Hard market and soft market: how should you respond to the insurance industry’s underwriting cycle.
Your insurance premium has gone up a lot because the commercial insurance market is hardening. This deceptively simple explanation reflects a peculiar phenomenon of the insurance industry. This article can briefly explain this phenomenon and how you, as an entrepreneur, should deal with it.
The underwriting cycle refers to the phenomenon that the underwriting ability and underwriting profit fluctuates periodically and regularly as time goes by. The underwriting cycle usually lasts from 2 – 10 years. In the past five years, severe natural disasters frequently occurred around the world, and they were even more acute in 2019. Plus, with the global outbreak of COVID-19, it has accelerated the hard insurance markets’ return.
Hard market vs. a Soft market
You may better understand insurance hard and soft markets by looking at their characteristics.

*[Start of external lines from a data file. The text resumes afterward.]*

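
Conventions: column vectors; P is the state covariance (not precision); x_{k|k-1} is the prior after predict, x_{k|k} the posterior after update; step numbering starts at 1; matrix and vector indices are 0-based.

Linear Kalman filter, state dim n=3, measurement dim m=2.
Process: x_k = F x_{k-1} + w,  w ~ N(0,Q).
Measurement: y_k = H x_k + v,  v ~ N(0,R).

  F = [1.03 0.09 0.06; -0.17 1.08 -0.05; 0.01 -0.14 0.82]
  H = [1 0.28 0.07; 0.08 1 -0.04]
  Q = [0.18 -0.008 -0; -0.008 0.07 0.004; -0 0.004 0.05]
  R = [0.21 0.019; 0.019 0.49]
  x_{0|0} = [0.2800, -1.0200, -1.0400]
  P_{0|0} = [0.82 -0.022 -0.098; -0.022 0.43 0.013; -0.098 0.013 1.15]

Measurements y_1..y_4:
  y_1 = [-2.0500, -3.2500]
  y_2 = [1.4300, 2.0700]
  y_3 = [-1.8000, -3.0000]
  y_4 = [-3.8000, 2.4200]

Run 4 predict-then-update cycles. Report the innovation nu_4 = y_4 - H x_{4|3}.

step 1: x^-=[0.1342, -1.0972, -0.7072]  P^-=[1.0415 -0.1305 -0.0192; -0.1305 0.6031 -0.0850; -0.0192 -0.0850 0.8272]  S=[1.2237 0.1311; 0.1311 1.0872]  K=[0.8355 -0.1435; -0.0327 0.5522; 0.0243 -0.1130]  nu=[-1.8275, -2.1918]  x^+=[-1.0782, -2.2479, -0.5039]  P^+=[0.1963 -0.0721 -0.0488; -0.0721 0.2750 -0.0185; -0.0488 -0.0185 0.8134]
step 2: x^-=[-1.3431, -2.2192, -0.1093]  P^-=[0.3738 -0.0953 0.0064; -0.0953 0.4261 -0.0834; 0.0064 -0.0834 0.6060]  S=[0.5645 0.0640; 0.0640 0.9109]  K=[0.6290 -0.1162; -0.0204 0.4645; 0.0590 -0.1217]  nu=[3.4021, 4.3923]  x^+=[0.2862, -0.2483, -0.4434]  P^+=[0.1476 -0.0577 -0.0221; -0.0577 0.2305 -0.0331; -0.0221 -0.0331 0.5914]
step 3: x^-=[0.2459, -0.2946, -0.3260]  P^-=[0.3268 -0.0771 0.0152; -0.0771 0.3690 -0.0838; 0.0152 -0.0838 0.4596]  S=[0.5236 0.0629; 0.0629 0.8561]  K=[0.5974 -0.1041; -0.0127 0.4287; 0.0603 -0.1224]  nu=[-1.9406, -2.7381]  x^+=[-0.6282, -1.4438, -0.1079]  P^+=[0.1385 -0.0511 -0.0096; -0.0511 0.2123 -0.0402; -0.0096 -0.0402 0.4458]
step 4: x^-=[-0.7835, -1.4471, 0.1074]  P^-=[0.3191 -0.0709 0.0173; -0.0709 0.3457 -0.0829; 0.0173 -0.0829 0.3632]  S=[0.5175 0.0624; 0.0624 0.8335]  K=[0.5927 -0.0996; -0.0109 0.4127; 0.0520 -0.1192]  nu=[-2.6188, 3.9341]  x^+=[-2.7274, 0.2052, -0.4975]  P^+=[0.1364 -0.0486 -0.0038; -0.0486 0.2042 -0.0431; -0.0038 -0.0431 0.3507]

innov = [-2.6188, 3.9341]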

- Lower insurance premiums
- Broader coverage
- Relaxed underwriting criteria, which means underwriting is easier
- Increased capacity, which means insurance carriers write more policies and higher limits
- Increased competition among insurance carriers.
On the other hand, the characteristics of a hard market include:
- Higher insurance premiums
- More stringent underwriting criteria, which means underwriting is more difficult
- Reduced capacity, which means insurance carriers write fewer insurance policies
- Less competition among insurance carriers.